Enterprise innovation has its own dynamic. It is typically a marathon rather than a sprint. Strategies will vary. If early mover advantage is important, particularly in sectors being disrupted by AI, companies will adopt the technology aggressively. Others will largely resist the need to design and build their own solutions for now. Some will wait for major technology vendors to incorporate AI into their offerings. Many will continue to prepare the ground for AI, waiting for the market to consolidate and proven solutions to emerge. An even more cautious ‘wait-and-see’ approach will benefit those facing less competitive pressure.

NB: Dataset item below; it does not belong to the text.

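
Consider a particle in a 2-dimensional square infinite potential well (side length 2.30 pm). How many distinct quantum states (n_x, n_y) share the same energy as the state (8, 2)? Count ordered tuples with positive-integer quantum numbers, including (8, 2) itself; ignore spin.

The level has n_x² + n_y² = 68. The ordered positive-integer solutions are (2, 8), (8, 2).
That gives 2 states.

degeneracy = 2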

The key challenge for business leaders involves identifying the right strategy and creating the space to act at the right moment. For companies prepared to proceed, the time to pursue the AI opportunity is now. For others, the preparations required by enterprise-grade AI deployment should take precedence.
CES insight lens: AI transformation
Each year, the Consumer Electronics Show (CES) attracts 150,000 attendees to giant exhibition halls in Las Vegas to examine thousands of new products and services. CES is a vast shop window for technology and consumer electronics industries. What did this year’s show tell us about emerging trends in consumer AI adoption?
For several years now, CES has acted as a grand stage for the consumer-facing claims of AI. However, from the very first days in Las Vegas this year, a change in tone was apparent. Fewer spectacular announcements, fewer futuristic demos, fewer oversimplified narratives. In their place, vendors were more focused on winning CES Innovation Awards for AI-integrated products across a wide range of domains, from digital health to logistics, from mobility to retail. At this year’s event, AI was not presented as a standalone promise or a miracle product. It had become something to be judged on the basis of user experience, usefulness and robustness.
But this year’s edition of CES signalled the end of a fantasy involving fast, linear, frictionless technological progress. Increasingly, innovation is no longer envisaged as a sprint. It is becoming a balancing act in which deployment must contend with computing costs, energy availability, talent scarcity, industrial dependencies, regulatory frameworks and social acceptability. Differentiation no longer emerges from a single breakthrough technology, but from the ability to orchestrate complex systems, manage critical dependencies and make clear‑eyed trade‑offs between ambition and sustainability.
A system, by definition, is never built alone. As a result, vendors at CES 2026, positioned themselves as the orchestrators of AI ecosystems. The role of consumers is changing too: in purchasing AI products and services, they do not purchase finished product. Instead, they buy into living ecosystems.
In many ways, CES 2026 was a coming-of-age event for the AI sector. In a changing world, the hyperbole of the past was visible in the rear-view mirror. The challenge is no longer to convince, but to deliver. For many enterprises implementing AI transformation, the feeling will be distinctly familiar.